Die Ausführungen wurden im Frühjahr 2019 überarbeitet. Hintergrund ist die Veröffentlichung aktualisierter “Hinweise zu den Sozialvorschriften im Straßenverkehr” der obersten Behörden des Bundes und der Länder mit Stand vom 20. Februar 2019, die mittlerweile mit Stand vom Januar 2020 verfügbar sind (keine zwischenzeitliche Änderung bei den hier thematisierten Punkten).
Lückenschluss beim digitalen Fahrtenschreiber
Im Dokument Lückenschluss beim digitalen Fahrtenschreiber (nicht barrierefrei, PDF-Datei · 274 KB) können Sie nachvollziehen, wann ein manueller Nachtrag Pflicht ist und welche anderen Nachweisformen (Fahrtenschreiberausdrucke und Bescheinigung für berücksichtigungsfreie Tage) je nach Einzelfallumständen verwendet werden können.
Lückenschluss beim analogen Fahrtenschreiber
Das Dokument Lückenschluss beim analogen Fahrtenschreiber (nicht barrierefrei, PDF-Datei · 66 KB) gibt Hinweise, wie kleine und auch umfangreiche Lücken geschlossen werden können, wenn die Aufzeichnungen rund um die Lücken über Schaublätter (Tachoscheiben) erfolgen.
Lückenschluss beim Tageskontrollblatt
Im Dokument Lückenschluss beim Tageskontrollblatt (nicht barrierefrei, PDF-Datei · 61 KB) werden die wenigen Besonderheiten, die beim Einsatz von Fahrzeugen zur Güterbeförderung mit einer zulässigen Höchstmasse von maximal 3.500 kg zu beachten sind, erläutert.
Lückenschluss im Mischbetrieb
Sind im Fuhrpark alle drei Aufzeichnungsformen (oder auch nur zwei davon) vorhanden, finden Sie Hinweise zu Möglichkeiten des Lückenschlusses, wenn die Aufzeichnungsart vor der Lücke von der nach der Lücke abweicht, im Dokument Mischbetrieb (nicht barrierefrei, PDF-Datei · 72 KB).
Allgemeine und ergänzende Hinweise zum Lückenschluss
Außerdem gibt es zahlreiche allgemeine Fragestellungen, etwa zu den Themen:
- Bescheinigung über berücksichtigungsfreie Tage (Wer, Wie, Wie viele, ...)
- Nebenpflichten des Fahrers beim Nachtrag
- Schulung der Mitarbeiter
- Sonderfälle
- Ausgenommene Fahrten
Erläuterungen und Antworten dazu haben wir im Dokument Allgemeine und ergänzende Hinweise zum Lückenschluss (nicht barrierefrei, PDF-Datei · 99 KB) aufbereitet.
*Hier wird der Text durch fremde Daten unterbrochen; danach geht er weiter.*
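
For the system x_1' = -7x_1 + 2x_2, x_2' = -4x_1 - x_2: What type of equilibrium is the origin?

A = [[-7,2],[-4,-1]]; det(A-λI) = λ^2 + 8λ + 15.
λ = -3, -5: both negative.

stable node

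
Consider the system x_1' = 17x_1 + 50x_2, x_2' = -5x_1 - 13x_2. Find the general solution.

Coefficient matrix A = [[17, 50], [-5, -13]].
Characteristic polynomial det(A - λI) = λ^2 - 4λ + 29 = 0.
Eigenvalues λ = 2 ± 5i (complex conjugate pair).
For λ=2+5i: an eigenvector is (-3,1) - i(1,0) = (-3 - i, 1).
A real fundamental pair from Re and Im of e^((2+5i)t)v: X_1 = e^(2t)(cos(5t)·(-3,1) + sin(5t)·(1,0)), X_2 = e^(2t)(sin(5t)·(-3,1) - cos(5t)·(1,0)).
General solution: C_1X_1 + C_2X_2.

x_1(t) = C_1e^(2t)sin(5t) - 3C_1e^(2t)cos(5t) - 3C_2e^(2t)sin(5t) - C_2e^(2t)cos(5t), x_2(t) = C_1e^(2t)cos(5t) + C_2e^(2t)sin(5t)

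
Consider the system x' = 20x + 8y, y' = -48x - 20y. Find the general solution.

Coefficient matrix A = [[20, 8], [-48, -20]].
Characteristic polynomial det(A - λI) = λ^2 - 16 = 0.
Eigenvalues λ = -4, 4.
For λ=-4: (A-λI) row 1 is [24, 8], so an eigenvector is (1, -3).
For λ=4: (A-λI) row 1 is [16, 8], so an eigenvector is (1, -2).
General solution: C_1e^(-4t)(1,-3) + C_2e^(4t)(1,-2).

x(t) = C_1e^(-4t) + C_2e^(4t), y(t) = -3C_1e^(-4t) - 2C_2e^(4t)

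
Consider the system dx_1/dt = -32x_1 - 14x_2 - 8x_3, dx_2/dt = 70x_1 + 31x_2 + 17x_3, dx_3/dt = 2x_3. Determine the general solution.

Coefficient matrix A = [[-32, -14, -8], [70, 31, 17], [0, 0, 2]].
det(A - λI) = 0 gives eigenvalues λ = 2, 3, -4.
For λ=2: eigenvector (1,-3,1).
For λ=3: eigenvector (-2,5,0).
For λ=-4: eigenvector (1,-2,0).
General solution: c_1e^(2t)(1,-3,1) + c_2e^(3t)(-2,5,0) + c_3e^(-4t)(1,-2,0).

x_1(t) = c_1e^(2t) - 2c_2e^(3t) + c_3e^(-4t), x_2(t) = -3c_1e^(2t) + 5c_2e^(3t) - 2c_3e^(-4t), x_3(t) = c_1e^(2t)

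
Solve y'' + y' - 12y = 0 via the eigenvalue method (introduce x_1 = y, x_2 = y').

Let x_1 = y, x_2 = y'. Then x_1' = x_2 and x_2' = 12x_1 - x_2.
A = [[0,1],[12,-1]]; det(A-λI) = λ^2 + λ - 12.
Eigenvalues λ = -4, 3 with eigenvectors (1,-4), (1,3).

y(t) = K_1e^(-4t) + K_2e^(3t)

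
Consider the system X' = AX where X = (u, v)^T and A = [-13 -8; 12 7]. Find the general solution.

u(t) = -2C_1e^(-t) + C_2e^(-5t), v(t) = 3C_1e^(-t) - C_2e^(-5t)

Coefficient matrix A = [[-13, -8], [12, 7]].
Characteristic polynomial det(A - λI) = λ^2 + 6λ + 5 = 0.
Eigenvalues λ = -1, -5.
For λ=-1: (A-λI) row 1 is [-12, -8], so an eigenvector is (-2, 3).
For λ=-5: (A-λI) row 1 is [-8, -8], so an eigenvector is (1, -1).
General solution: C_1e^(-t)(-2,3) + C_2e^(-5t)(1,-1).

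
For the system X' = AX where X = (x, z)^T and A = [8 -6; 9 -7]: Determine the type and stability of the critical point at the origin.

A = [[8,-6],[9,-7]]; det(A-λI) = λ^2 - λ - 2.
λ = 2, -1: opposite signs.

saddle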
Selbstverständlich sind sämtliche Informationen der IHK Region Stuttgart zum fahrpersonalrechtlichen Lückenschluss ohne Gewähr. Wir sind bemüht, die Ausführungen stets aktuell zu halten – deshalb sind auch kurzfristige Aktualisierungen möglich.
Kritik, Anmerkungen und Verbesserungsvorschläge sind stets willkommen (siehe Kontakt).
Rechtsgrundlagen: VO (EG) Nr. 561/2006, VO (EU) Nr. 165/2014, Richtlinie 2006/22/EG, Leitlinie Nr. 5 und clarification note no 7 der EU-Kommission, Beschluss der EU-Kommission 2009/959/EU, Fahrpersonalverordnung (insbesondere § 20) und weitere.